We evaluated an automated chemiluminescence immunoassay (CLIA) developed for the measurement of urinary free deoxypyridinoline (DPD). The new DPD method by CLIA is based on the competition of DPD with particle-bound pyridinoline for a limited amount of monoclonal mouse anti-DPD antibody. Total imprecision (CV) was 3.2-9.0% at 30-270 nmol/L. Regression analysis of urinary DPD concentration (second morning-void) measured by CLIA (y) and enzyme immunoassay (EIA) for adult volunteers (n = 449) with and without bone disease revealed a best fit equation of: y = 1.08 +/- 0.03x - 1.15 +/- 0.98 nmol/L (r = 0.964, S(y/x) = 14 nmol/L). CLIA and EIA methods were correlated with HPLC measurement of urinary free DPD (r = 0.846 and 0.871, respectively). For healthy adults, the creatinine-normalized excretion of DPD (mean +/- SD) measured by CLIA for 61 men (4.1 +/- 1.2 micromol DPD/mol creatinine) and 76 premenopausal women (5.3 +/- 1.8 micromol DPD/mol creatinine) did not differ significantly (P >0.05) from DPD excretion measured by EIA, and both immunoassays showed a significant gender difference (P <0.001) in reference intervals. In a clinical trial, DPD excretion (micromol DPD/mol creatinine) measured by CLIA differed substantially from the reference population for 54 untreated pagetic (12.7 +/- 8.0 SD), 255 untreated osteoporotic (7.5 +/- 4.1), 21 osteomalacic (12.4 +/- 8.5), 17 primary hyperparathyroid (9.4 +/- 4.4), and 14 secondary hyperparathyroid (9.2 +/- 5.1) patients.

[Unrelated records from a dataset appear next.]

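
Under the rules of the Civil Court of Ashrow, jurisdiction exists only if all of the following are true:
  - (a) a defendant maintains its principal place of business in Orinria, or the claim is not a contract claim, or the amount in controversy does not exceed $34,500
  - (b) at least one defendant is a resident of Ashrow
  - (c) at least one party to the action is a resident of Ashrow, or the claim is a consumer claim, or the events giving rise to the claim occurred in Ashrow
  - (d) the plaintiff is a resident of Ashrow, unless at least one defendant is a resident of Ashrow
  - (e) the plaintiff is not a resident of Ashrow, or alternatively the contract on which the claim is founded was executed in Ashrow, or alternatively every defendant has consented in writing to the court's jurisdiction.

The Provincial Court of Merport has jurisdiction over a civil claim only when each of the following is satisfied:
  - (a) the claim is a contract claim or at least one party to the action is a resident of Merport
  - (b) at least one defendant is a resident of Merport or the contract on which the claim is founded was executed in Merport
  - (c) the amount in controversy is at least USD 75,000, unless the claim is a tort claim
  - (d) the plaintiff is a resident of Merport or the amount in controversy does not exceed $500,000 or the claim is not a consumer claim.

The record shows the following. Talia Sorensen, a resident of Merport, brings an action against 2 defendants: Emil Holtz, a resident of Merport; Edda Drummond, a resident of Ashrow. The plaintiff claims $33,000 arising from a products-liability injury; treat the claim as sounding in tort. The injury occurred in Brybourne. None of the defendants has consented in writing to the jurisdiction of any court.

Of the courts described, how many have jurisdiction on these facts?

2

The Civil Court of Ashrow:
  (a) The claim is a tort claim, not a contract claim — that alternative is enough. Met.
  (b) Edda Drummond resides in Ashrow. Satisfied.
  (c) Edda Drummond resides in Ashrow, so this disjunct is met. Met.
  (d) The plaintiff resides in Merport, not Ashrow. The proviso rescues it, though: Edda Drummond resides in Ashrow. Condition met.
  (e) The plaintiff resides in Merport, which is not Ashrow, so one alternative holds. Condition met.
  → Every requirement is satisfied — jurisdiction.
The Provincial Court of Merport:
  (a) Talia Sorensen resides in Merport, so one alternative holds. Met.
  (b) Emil Holtz resides in Merport, so one alternative holds. Met.
  (c) The amount in controversy is 33,000 dollars, below the USD 75,000 floor. But the claim is a tort claim, and the 'unless' clause therefore excuses the requirement. Condition met.
  (d) The plaintiff resides in Merport, which satisfies one of the alternatives. Condition met.
  → Jurisdiction lies.
Courts with jurisdiction: the Civil Court of Ashrow, the Provincial Court of Merport — 2 in total.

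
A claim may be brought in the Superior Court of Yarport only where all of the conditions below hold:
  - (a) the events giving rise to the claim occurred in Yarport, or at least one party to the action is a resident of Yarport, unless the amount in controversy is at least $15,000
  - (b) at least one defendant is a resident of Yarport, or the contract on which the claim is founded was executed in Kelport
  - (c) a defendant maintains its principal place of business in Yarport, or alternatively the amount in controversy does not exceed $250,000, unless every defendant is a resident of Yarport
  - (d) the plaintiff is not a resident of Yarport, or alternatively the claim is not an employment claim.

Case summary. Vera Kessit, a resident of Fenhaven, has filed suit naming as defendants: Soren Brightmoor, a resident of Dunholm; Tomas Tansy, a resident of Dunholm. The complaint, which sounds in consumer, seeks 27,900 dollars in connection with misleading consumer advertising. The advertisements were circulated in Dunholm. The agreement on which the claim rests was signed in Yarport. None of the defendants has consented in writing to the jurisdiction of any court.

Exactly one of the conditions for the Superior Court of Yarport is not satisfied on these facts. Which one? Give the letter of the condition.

The Superior Court of Yarport:
  (a) The operative events occurred in Dunholm, not Yarport; no party resides in Yarport — none of the alternatives is met. But the amount in controversy is $27,900, which meets the $15,000 floor, and the 'unless' clause therefore excuses the requirement. Satisfied.
  (b) No defendant resides in Yarport (they reside in Dunholm, Dunholm); the contract was executed in Yarport, not Kelport — no alternative holds. Condition not met.
  (c) The amount in controversy is USD 27,900, within the USD 250,000 ceiling, which satisfies one of the alternatives. Condition met.
  (d) The plaintiff resides in Fenhaven, which is not Yarport — that alternative is enough. Condition met.
Only condition (b) fails.

(b)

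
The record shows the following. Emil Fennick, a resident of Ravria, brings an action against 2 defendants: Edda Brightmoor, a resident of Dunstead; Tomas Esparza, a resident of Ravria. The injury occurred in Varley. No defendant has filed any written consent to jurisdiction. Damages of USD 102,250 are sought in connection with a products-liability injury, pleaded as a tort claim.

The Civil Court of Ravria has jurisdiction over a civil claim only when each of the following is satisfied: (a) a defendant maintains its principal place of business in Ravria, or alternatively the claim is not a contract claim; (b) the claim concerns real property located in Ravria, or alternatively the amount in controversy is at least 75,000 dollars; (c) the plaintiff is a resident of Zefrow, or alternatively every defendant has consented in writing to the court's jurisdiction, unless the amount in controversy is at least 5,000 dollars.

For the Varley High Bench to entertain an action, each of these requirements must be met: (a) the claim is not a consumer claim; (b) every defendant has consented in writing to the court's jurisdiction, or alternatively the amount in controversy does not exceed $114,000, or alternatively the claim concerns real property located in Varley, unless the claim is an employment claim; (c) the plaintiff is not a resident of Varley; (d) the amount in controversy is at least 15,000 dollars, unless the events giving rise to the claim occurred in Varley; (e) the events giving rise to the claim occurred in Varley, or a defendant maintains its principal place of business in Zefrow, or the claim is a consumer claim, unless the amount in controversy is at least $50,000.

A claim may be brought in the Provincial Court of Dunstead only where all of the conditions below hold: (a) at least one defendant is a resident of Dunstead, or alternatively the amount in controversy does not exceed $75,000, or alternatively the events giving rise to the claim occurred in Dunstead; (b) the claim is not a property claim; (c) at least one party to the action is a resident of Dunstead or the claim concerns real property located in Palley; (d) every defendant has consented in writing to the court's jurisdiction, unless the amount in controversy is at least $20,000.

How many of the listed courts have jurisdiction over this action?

3

The Civil Court of Ravria:
  (a) The claim is a tort claim, not a contract claim, so one alternative holds. Satisfied.
  (b) The amount in controversy is $102,250, which meets the $75,000 floor — that alternative is enough. Met.
  (c) The plaintiff resides in Ravria, not Zefrow; no such written consent has been filed — none of the alternatives is met. But the amount in controversy is 102,250 dollars, which meets the USD 5,000 floor, and the 'unless' clause therefore excuses the requirement. Satisfied.
  → The court has jurisdiction.
The Varley High Bench:
  (a) The claim is a tort claim, not a consumer claim. Satisfied.
  (b) The amount in controversy is USD 102,250, within the USD 114,000 ceiling, so one alternative holds. Condition met.
  (c) The plaintiff resides in Ravria, which is not Varley. Satisfied.
  (d) The amount in controversy is $102,250, which meets the 15,000 dollars floor. Condition met.
  (e) The operative events occurred in Varley, which satisfies one of the alternatives. Met.
  → Jurisdiction lies.
The Provincial Court of Dunstead:
  (a) Edda Brightmoor resides in Dunstead — that alternative is enough. Condition met.
  (b) The claim is a tort claim, not a property claim. Met.
  (c) Edda Brightmoor resides in Dunstead — that alternative is enough. Met.
  (d) No such written consent has been filed. However, the amount in controversy is USD 102,250, which meets the USD 20,000 floor, so the 'unless' proviso supplies this condition. Condition met.
  → Every requirement is satisfied — jurisdiction.
Courts with jurisdiction: the Civil Court of Ravria, the Varley High Bench, the Provincial Court of Dunstead — 3 in total.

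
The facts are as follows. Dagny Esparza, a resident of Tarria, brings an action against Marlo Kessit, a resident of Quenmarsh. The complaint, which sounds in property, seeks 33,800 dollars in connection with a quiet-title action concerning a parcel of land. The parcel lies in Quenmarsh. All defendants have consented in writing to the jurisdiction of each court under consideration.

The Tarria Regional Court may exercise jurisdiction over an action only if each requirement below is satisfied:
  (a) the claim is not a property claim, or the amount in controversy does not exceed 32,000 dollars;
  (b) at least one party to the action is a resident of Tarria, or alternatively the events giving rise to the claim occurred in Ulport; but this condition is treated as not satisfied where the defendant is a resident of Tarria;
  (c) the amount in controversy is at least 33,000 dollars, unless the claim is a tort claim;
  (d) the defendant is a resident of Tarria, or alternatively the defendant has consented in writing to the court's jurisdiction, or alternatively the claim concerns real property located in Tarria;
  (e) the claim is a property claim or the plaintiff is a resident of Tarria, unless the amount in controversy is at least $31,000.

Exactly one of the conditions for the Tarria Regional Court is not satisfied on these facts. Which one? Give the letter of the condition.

(a)

The Tarria Regional Court:
  (a) The claim is a property claim; the amount in controversy is 33,800 dollars, above the 32,000 dollars ceiling — no alternative holds. Not satisfied.
  (b) Dagny Esparza resides in Tarria — that alternative is enough. The carve-out does not apply: the defendant resides in Quenmarsh, not Tarria. Satisfied.
  (c) The amount in controversy is USD 33,800, which meets the $33,000 floor. Condition met.
  (d) Every defendant has filed written consent, so this disjunct is met. Condition met.
  (e) The claim is a property claim, which satisfies one of the alternatives. Met.
Only condition (a) fails.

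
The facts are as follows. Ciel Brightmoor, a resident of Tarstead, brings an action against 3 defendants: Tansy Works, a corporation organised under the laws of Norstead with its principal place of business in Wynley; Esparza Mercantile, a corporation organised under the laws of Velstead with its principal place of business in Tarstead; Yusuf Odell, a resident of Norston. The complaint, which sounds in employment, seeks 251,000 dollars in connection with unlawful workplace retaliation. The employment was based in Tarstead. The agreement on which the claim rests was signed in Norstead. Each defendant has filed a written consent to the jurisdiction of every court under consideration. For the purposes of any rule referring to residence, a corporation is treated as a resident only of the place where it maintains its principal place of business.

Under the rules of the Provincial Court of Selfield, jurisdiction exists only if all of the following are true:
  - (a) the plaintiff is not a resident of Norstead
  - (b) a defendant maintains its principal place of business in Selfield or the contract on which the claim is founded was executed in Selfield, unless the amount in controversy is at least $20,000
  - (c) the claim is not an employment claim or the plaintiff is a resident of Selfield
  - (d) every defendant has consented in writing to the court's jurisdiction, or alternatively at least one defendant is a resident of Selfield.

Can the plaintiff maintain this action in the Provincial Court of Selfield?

No

The Provincial Court of Selfield:
  (a) The plaintiff resides in Tarstead, which is not Norstead. Condition met.
  (b) The corporate defendant(s) have their principal place of business in Tarstead, Wynley, not Selfield; the contract was executed in Norstead, not Selfield — no alternative holds. But the amount in controversy is $251,000, which meets the 20,000 dollars floor, and the 'unless' clause therefore excuses the requirement. Satisfied.
  (c) The claim is an employment claim; the plaintiff resides in Tarstead, not Selfield — no alternative holds. Not met.
  (d) Every defendant has filed written consent — that alternative is enough. Condition met.
  → The court lacks jurisdiction.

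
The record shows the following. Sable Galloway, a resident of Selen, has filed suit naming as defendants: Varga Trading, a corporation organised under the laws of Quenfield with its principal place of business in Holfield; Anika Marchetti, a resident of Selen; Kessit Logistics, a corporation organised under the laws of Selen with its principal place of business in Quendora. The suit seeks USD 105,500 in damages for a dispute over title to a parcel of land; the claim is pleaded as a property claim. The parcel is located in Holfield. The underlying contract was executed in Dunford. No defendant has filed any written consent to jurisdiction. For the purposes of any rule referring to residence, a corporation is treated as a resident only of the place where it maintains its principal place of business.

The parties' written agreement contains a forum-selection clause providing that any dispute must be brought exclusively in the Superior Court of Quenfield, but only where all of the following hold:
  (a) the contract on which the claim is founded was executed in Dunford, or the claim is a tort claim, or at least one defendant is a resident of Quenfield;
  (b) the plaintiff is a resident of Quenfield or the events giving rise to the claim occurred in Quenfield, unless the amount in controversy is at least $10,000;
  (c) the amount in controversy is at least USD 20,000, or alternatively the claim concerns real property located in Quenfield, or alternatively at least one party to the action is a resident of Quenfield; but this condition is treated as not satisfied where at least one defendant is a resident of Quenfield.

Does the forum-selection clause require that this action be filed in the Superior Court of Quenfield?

The Superior Court of Quenfield:
  (a) The contract was executed in Dunford — that alternative is enough. Satisfied.
  (b) The plaintiff resides in Selen, not Quenfield; the operative events occurred in Holfield, not Quenfield — none of the alternatives is met. The proviso rescues it, though: the amount in controversy is $105,500, which meets the $10,000 floor. Satisfied.
  (c) The amount in controversy is 105,500 dollars, which meets the USD 20,000 floor, so this disjunct is met. And the carve-out is inapplicable — no defendant resides in Quenfield (they reside in Holfield, Selen, Quendora). Satisfied.
  → Forum clause is triggered.

Yes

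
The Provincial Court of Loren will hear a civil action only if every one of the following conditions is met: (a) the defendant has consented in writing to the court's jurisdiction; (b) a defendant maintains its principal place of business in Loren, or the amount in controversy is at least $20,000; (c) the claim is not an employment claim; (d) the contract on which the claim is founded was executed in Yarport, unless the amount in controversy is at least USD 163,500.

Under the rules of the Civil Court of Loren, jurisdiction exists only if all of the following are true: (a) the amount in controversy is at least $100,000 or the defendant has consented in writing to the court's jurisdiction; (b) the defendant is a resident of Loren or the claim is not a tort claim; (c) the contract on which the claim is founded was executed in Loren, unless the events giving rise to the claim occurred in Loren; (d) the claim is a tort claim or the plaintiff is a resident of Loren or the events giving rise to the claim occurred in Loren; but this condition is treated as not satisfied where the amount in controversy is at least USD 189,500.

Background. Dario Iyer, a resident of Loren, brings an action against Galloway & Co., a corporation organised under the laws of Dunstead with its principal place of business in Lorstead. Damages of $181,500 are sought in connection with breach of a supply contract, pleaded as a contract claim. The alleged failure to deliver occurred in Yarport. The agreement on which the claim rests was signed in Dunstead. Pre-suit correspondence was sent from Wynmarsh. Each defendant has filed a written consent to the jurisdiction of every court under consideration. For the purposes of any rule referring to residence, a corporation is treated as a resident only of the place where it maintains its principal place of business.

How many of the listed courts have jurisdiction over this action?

1

The Provincial Court of Loren:
  (a) Every defendant has filed written consent. Satisfied.
  (b) The amount in controversy is $181,500, which meets the $20,000 floor, so this disjunct is met. Met.
  (c) The claim is a contract claim, not an employment claim. Met.
  (d) The contract was executed in Dunstead, not Yarport. However, the amount in controversy is USD 181,500, which meets the $163,500 floor, so the 'unless' proviso supplies this condition. Condition met.
  → The court has jurisdiction.
The Civil Court of Loren:
  (a) The amount in controversy is $181,500, which meets the 100,000 dollars floor, which satisfies one of the alternatives. Satisfied.
  (b) The claim is a contract claim, not a tort claim, so one alternative holds. Condition met.
  (c) The contract was executed in Dunstead, not Loren. The proviso offers no rescue either, since the operative events occurred in Yarport, not Loren. Not satisfied.
  (d) The plaintiff resides in Loren, so this disjunct is met. And the carve-out is inapplicable — the amount in controversy is USD 181,500, below the $189,500 floor. Satisfied.
  → At least one condition fails; no jurisdiction.
Courts with jurisdiction: the Provincial Court of Loren — 1 in total.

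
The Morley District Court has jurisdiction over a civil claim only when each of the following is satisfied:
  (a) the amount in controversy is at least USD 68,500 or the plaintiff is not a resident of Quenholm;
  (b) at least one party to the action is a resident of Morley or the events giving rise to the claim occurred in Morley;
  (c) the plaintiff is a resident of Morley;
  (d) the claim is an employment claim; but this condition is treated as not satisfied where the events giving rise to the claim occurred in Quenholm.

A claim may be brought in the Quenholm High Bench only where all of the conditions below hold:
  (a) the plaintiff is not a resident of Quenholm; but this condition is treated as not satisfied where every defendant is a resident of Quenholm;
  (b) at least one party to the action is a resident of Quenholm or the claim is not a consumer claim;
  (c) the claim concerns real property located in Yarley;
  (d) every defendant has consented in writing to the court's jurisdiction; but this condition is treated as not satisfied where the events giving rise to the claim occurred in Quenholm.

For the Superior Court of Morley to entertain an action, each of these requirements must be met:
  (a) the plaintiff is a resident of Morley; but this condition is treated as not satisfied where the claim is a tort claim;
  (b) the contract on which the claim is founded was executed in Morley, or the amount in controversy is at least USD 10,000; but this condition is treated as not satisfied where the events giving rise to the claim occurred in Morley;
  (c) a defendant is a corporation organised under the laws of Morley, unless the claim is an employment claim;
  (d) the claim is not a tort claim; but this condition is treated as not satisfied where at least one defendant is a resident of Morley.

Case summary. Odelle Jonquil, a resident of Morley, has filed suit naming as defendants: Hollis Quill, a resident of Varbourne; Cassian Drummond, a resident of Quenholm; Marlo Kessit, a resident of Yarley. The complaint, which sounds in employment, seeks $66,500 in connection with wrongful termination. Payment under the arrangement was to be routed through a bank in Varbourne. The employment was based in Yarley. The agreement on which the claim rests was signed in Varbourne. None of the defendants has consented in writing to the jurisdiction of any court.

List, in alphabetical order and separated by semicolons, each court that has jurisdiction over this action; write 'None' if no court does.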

Clinical sensitivities of the CLIA and EIA methods range from 38% to 80% in bone disorders and limit the use of the DPD measurement in disease detection. DPD excretion after pamidronate treatment in a subgroup of the pagetic patients fell dramatically as assessed by CLIA or EIA. We conclude that the automated CLIA method for DPD is a convenient and reliable method that may aid in the evaluation and management of bone disease and is applicable to high volume testing in the routine clinical laboratory.